To be sure, good things happened while Schmoke was mayor and more good things are about to happen. If he didn't get credit for the good things, it was his own fault; the seriousness and modesty, while appealing to some of us after years of Schaefer antics, did not serve Schmoke well. He never learned how to use the symbolic tools of his office.

Example: Last year, a business executive dropped the idea of buying a $339,000 Otterbein home after he and his wife were robbed at gunpoint while strolling through Federal Hill. Three police officers told the couple they'd be better off buying a house in Baltimore County.

A mayor who understood his job would have tracked down that couple. He would have given them the facts -- they had stepped into a minor crime spree carried out by a handful of teen-agers -- and persuaded them to reconsider buying the house in Otterbein. Most important, the mayor would have let everyone know he was making that effort. It would have restored the faith of anyone who owns property and pays taxes in Baltimore.

Schmoke? Not a peep. An opportunity lost.

Accomplished veteran detectives have been resigning or retiring because of the police department's controversial rotation policy.

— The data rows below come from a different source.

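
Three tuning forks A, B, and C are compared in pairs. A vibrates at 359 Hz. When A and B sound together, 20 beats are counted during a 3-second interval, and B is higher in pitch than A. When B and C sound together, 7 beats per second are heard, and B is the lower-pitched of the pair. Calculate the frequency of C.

372.6667 Hz

A–B: Beat frequency = 20/3 = 6.6667 Hz.
B is above A, so f_B = 359 + 6.6667 = 365.6667 Hz.
C is above B, so f_C = 365.6667 + 7 = 372.6667 Hz.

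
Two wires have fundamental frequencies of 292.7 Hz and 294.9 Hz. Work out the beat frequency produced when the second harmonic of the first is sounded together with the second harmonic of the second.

4.4 Hz

Second harmonic of the first: 2·292.7 = 585.4 Hz.
Second harmonic of the second: 2·294.9 = 589.8 Hz.
f_beat = |585.4 − 589.8| = 4.4 Hz.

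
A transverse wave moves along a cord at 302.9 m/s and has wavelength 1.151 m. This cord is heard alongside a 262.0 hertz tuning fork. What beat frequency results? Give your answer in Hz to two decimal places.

1.16 Hz

Source frequency f = v/λ = 302.9/1.151 = 263.1625 Hz.
f_beat = |263.1625 − 262.0| = 1.16 Hz.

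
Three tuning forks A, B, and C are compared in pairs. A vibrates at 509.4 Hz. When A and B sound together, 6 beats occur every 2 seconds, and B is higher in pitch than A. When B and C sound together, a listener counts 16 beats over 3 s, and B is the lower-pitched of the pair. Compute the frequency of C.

517.7333 Hz

A–B: Beat frequency = 6/2 = 3 Hz.
B is above A, so f_B = 509.4 + 3 = 512.4 Hz.
B–C: Beat frequency = 16/3 = 5.3333 Hz.
C is above B, so f_C = 512.4 + 5.3333 = 517.7333 Hz.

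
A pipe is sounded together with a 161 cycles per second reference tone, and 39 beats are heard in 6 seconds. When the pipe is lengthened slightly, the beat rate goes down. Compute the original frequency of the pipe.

167.5 Hz

Beat frequency = 39/6 = 6.5 Hz.
|f − 161| = 6.5, so the pipe was at either 154.5 Hz or 167.5 Hz.
A longer pipe has a lower fundamental; the adjustment lowers the pipe's frequency.
The beat rate fell, so the adjustment moved the pipe toward 161 Hz — it must have started above the reference.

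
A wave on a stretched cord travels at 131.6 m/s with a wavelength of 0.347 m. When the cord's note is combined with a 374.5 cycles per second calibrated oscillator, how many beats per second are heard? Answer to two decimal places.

Source frequency f = v/λ = 131.6/0.347 = 379.2507 Hz.
f_beat = |379.2507 − 374.5| = 4.75 Hz.

4.75 Hz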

Has the mayor intervened? Apparently not. Bethel A.M.E. Church, one of the city's largest congregations, needs a bigger facility. Has the mayor made finding one in the city a priority? No.

The last few years have been weird -- Schmoke trying to broker a deal for slot machines, backing a pro-gambling candidate's futile run for governor, throwing public millions at a politically-connected millionaire's hotel project suspected as a future site for a casino. Strange stuff.

The time was right for Kurt Schmoke to move on. He's relieved. So are many of us who came to believe, at some point, that he was mayor only because of the great "should" of his life. Kurt Schmoke "should" lead. Kurt Schmoke "should" be mayor. Kurt Schmoke "should" be the man to take Baltimore into the next century.

As a psychiatrist once told me, it's hard to live up to "should," and probably unwise to try.